Institute for War and Peace Reporting | Giving Voice, Driving Change
The Cacak Plot
The opening blows of the Yugoslav Revolution were highly coordinated operations backed by a core of armed and committed soldiers, war veterans and police officers, claims one of the organisers of the uprising.
The mayor of Cacak, Velimir Ilic, a key figure in the overthrow of Slobodan Milosevic, told the Belgrade daily Glas Javnosti that the seizure of the federal parliament and state broadcaster, RTS, had been "carefully prepared" over a long period of time.
"For months we were laying down our plans," he said." Each demonstrator was allocated a specific task. We knew which group was in charge for each part of the city and what they had to do."

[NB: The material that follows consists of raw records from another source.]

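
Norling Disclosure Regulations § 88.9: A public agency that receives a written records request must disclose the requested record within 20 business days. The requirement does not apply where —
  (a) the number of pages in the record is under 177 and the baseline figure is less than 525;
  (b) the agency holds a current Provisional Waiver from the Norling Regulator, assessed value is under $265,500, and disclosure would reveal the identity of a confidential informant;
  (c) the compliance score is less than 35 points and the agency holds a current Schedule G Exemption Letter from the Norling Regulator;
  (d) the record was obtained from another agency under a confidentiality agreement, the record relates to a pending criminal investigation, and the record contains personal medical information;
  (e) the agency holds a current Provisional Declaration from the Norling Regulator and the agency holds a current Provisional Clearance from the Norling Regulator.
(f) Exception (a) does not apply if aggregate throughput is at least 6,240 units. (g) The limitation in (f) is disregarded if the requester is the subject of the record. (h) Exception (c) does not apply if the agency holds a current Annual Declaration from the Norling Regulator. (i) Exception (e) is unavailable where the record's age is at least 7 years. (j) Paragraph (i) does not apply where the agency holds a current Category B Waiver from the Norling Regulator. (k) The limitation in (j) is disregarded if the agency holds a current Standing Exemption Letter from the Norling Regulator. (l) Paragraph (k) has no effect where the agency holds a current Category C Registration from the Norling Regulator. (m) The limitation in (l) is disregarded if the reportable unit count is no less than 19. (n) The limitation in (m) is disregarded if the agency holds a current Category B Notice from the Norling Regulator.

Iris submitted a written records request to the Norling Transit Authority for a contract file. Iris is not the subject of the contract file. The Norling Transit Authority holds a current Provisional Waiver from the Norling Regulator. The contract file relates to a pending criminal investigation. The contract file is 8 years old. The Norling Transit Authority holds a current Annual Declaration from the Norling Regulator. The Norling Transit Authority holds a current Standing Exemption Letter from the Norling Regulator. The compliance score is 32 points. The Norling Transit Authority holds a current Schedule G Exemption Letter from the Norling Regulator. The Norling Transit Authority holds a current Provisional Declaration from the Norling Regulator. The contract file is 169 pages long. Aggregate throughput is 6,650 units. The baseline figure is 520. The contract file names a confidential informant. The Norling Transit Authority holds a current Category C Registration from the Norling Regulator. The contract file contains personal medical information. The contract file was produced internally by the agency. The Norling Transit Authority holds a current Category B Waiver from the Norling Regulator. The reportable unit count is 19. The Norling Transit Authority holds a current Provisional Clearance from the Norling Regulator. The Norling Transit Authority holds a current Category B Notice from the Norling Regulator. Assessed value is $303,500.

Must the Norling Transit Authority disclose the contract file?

No — exception (e) applies; the Norling Transit Authority is not required to disclose the contract file.

Exception (a) is satisfied on its face — the number of pages in the record is 169, under the 177 limit; the baseline figure is 520, less than the 525 limit. But: (f) is engaged — aggregate throughput is 6,650 units, meeting the 6,240 units threshold. (g), which would lift (f), does not operate here — Iris is not the subject of the contract file. So (a) is unavailable.
Exception (b) requires that assessed value is under $265,500; but assessed value is $303,500, not under $265,500, so (b) is unavailable.
All of (c)'s requirements are met (the compliance score is 32 points, less than the 35 points limit; a current Schedule G Exemption Letter is held). But applying paragraph (h): (h) operates against (c): a current Annual Declaration is held. (c) is therefore removed.
Exception (d) requires that the record was obtained from another agency under a confidentiality agreement; but the contract file was produced internally, so (d) is unavailable.
All of (e)'s requirements are met (a current Provisional Declaration is held; a current Provisional Clearance is held). Considering the limiting provisions: (i) would limit (e) — the record's age is 8 years, meeting the 7 years threshold — but (j) sets (i) aside: (j) operates — a current Category B Waiver is held. (k) would limit (j) — a current Standing Exemption Letter is held — but (l) sets (k) aside: (l) is engaged — a current Category C Registration is held. (m) applies (the reportable unit count is 19, meeting the 19 threshold), but is displaced by (n): (n) operates against (m): a current Category B Notice is held. (e) remains available.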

Ilic said utmost secrecy surrounded the preparations. He had recruited army personnel, retired and serving special police officers, as well as veterans from the Bosnian war. Leaders from the Democratic Opposition of Serbia, DOS, the coalition behind Yugoslavia's new president, Vojislav Kostunica, were left in the dark about the plans, the mayor said.

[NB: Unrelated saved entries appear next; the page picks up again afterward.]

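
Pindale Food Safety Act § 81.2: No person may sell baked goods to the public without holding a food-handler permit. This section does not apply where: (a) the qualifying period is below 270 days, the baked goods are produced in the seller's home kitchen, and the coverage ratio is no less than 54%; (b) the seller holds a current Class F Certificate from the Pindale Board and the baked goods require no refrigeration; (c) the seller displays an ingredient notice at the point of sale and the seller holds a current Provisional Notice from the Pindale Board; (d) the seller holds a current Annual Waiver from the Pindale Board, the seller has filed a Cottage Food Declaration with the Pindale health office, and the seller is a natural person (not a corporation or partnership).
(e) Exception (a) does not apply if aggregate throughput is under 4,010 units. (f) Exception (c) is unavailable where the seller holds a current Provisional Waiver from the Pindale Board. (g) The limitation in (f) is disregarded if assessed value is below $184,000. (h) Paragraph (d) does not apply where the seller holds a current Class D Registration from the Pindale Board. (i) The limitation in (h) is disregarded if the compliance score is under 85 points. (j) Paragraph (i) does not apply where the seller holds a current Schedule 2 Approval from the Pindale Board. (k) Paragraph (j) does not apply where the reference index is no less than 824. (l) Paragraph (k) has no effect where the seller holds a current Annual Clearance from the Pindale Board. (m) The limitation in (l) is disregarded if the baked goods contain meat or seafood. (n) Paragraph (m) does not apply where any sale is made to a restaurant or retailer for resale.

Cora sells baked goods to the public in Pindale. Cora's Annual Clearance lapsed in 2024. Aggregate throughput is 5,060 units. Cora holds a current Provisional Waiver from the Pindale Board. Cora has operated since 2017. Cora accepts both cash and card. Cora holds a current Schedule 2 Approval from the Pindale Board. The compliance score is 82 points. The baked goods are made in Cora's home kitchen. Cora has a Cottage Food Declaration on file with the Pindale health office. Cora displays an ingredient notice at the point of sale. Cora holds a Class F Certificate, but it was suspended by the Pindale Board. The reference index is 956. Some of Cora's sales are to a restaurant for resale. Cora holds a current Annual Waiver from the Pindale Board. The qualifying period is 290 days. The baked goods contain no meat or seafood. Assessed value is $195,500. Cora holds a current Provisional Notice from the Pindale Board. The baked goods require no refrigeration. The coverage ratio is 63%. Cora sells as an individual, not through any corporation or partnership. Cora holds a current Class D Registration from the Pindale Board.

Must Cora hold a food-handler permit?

Exception (a) does not apply: the qualifying period is 290 days, not below 270 days.
Exception (b) does not apply: the Class F Certificate is not current.
Exception (c)'s conditions are all satisfied: an ingredient notice is displayed; a current Provisional Notice is held. But: (f) is triggered — a current Provisional Waiver is held. (g) does not operate here (assessed value is $195,500, not below $184,000), so (f) stands. So (c) is unavailable.
Exception (d)'s conditions are all satisfied: a current Annual Waiver is held; a Cottage Food Declaration is on file; the seller is a natural person. As to paragraphs (h)–(n): (h) applies (a current Class D Registration is held), but is displaced by (i): (i) operates against (h): the compliance score is 82 points, under the 85 points limit. (j) operates (a current Schedule 2 Approval is held), but is itself disapplied by (k): (k) operates against (j): the reference index is 956, meeting the 824 threshold. (l) is inapplicable (no current Annual Clearance is held), so (k) stands. So (d) applies.

No — exception (d) applies; Cora is not required to hold a food-handler permit.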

"Not even the policemen and special forces who took part in this action knew of each others existence until the very end," Ilic said.
"It's either victory or death!" Ilic told around 10,000 people who gathered in Cacak, before setting out in a 20-mile long convoy of buses and vehicles for the showdown in the capital on October 5.

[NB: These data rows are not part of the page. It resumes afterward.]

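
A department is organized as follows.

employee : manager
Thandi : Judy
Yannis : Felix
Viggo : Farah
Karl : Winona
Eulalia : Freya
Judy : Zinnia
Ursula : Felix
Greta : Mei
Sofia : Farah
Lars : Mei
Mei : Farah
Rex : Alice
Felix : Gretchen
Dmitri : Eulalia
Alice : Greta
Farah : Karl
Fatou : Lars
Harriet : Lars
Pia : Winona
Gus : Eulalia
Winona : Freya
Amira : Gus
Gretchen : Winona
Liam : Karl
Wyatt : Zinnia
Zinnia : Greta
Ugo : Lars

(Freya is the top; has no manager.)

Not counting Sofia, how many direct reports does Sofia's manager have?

Sofia reports to Farah. Farah's other direct reports are Mei, Viggo — 2 peers.

2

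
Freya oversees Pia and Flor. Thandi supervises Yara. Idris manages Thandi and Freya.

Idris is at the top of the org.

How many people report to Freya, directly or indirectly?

2

Freya directly manages Pia, Flor. Pia has no reports. Flor has no reports. So Freya's organization is 2 direct reports plus everyone under them: 1 + 1 = 2.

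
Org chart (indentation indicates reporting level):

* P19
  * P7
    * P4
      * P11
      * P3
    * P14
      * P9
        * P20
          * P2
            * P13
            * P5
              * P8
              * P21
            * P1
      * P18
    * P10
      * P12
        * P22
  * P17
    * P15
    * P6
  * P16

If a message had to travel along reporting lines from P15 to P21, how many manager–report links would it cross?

P15 is 2 levels below P19, and P21 is 7 levels below P19 (their lowest common manager). The shortest path runs up from P15 to P19 and back down to P21: 2 + 7 = 9 links.

9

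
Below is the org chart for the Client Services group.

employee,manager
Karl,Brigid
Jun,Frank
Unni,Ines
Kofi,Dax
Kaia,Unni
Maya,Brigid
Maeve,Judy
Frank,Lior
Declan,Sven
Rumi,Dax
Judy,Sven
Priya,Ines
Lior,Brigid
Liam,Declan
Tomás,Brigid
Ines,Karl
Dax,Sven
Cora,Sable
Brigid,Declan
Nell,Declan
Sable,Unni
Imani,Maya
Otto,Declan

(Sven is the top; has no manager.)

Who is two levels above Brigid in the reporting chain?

Sven

Brigid reports to Declan, and Declan reports to Sven. So Brigid's skip-level manager is Sven.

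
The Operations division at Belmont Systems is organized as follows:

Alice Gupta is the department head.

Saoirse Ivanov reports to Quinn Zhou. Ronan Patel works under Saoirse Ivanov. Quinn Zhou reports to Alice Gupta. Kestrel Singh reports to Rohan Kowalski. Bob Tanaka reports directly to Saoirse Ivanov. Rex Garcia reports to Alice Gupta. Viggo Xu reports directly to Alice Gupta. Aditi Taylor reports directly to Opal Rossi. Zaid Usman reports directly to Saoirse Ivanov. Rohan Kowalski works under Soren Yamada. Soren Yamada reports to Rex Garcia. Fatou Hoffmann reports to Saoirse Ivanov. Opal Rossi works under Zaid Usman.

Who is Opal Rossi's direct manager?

Opal Rossi reports directly to Zaid Usman.

Zaid Usman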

People from Uzice, Nis, Gornji Milanovac, Smederevo joined the column as it approached Belgrade. As they converged on the city centre, their number was swollen by hundreds of thousands of local protesters.
The throngs of demonstrators waged a psychological war against the police trying to protect key buildings. One young man walked up to an officer outside the parliament building and opened his jacket to reveal an automatic rifle. "I have nothing to lose," he yelled. "You have to decide for yourself." The policeman was speechless.
Among the thousands of demonstrators who descended on the federal parliament and RTS building were groups armed with guns and petrol bombs and gangs of youths. Prominent among the latter were Red Star Belgrade football fans keen to take revenge for police beatings.
Ilic claims he had at his disposal ten officers from the elite 63rd Parachute Brigade, several former state security secret agents and about half a dozen members of elite police units. Team leaders were provided with walkie-talkies - some were unfortunately attacked by demonstrators who mistook them for plainclothes policemen.
The parliament building was finally breached when the protesters succeeded in tricking police outside into posing for souvenir photographs, allowing another group to slip by the cordon and storm the entrance.
Next to fall to the protesters was the RTS building. Petrol bombs set it ablaze forcing police inside to surrender. In the final push, a bulldozer was driven through the front door.
Vladan Dugonjic, a mechanical engineer from Sabac, was one of the first to get inside the RTS studios. Sabac, who took part in the March 1991 clashes with police, said he had waited ten years to realise his dream - the end of communism in Serbia. Despite the clouds of tear gas, he said, he managed to get into the building and snatch a microphone away from Spomenka Jovic, a pro-regime journalist.
"I fell down many times, I rushed through the flames," he said. "My sleeve caught fire, but I was determined to get into RTS, even if that meant losing my sight. That building generated so much evil."
Rumours around Belgrade say another veteran of the wars in former Yugoslavia, Dragan Vasiljevic, alias Captain Dragan, took part in the capture of the hated state broadcaster.
Vasiljevic led a unit of Serbian volunteers during the Krajina conflict. People under his command, it is said, captured vital RTS transmitters, enabling the opposition to begin broadcasting over the network.
Some claim many of the protesters were paid for a 'good day's work'. One of Ilic's security men, Ivan Stragarevic, vehemently denies this: "We joined with all our heart, we didn't do it for money."
Many of the Cacak protesters had left their hometown as if going to war, saying final farewells to their families. "We dared not return home without completing the job, because the police would have beaten us and put us into jail on the way back," said one protester.
Milenko Vasovic is a regular IWPR contributor.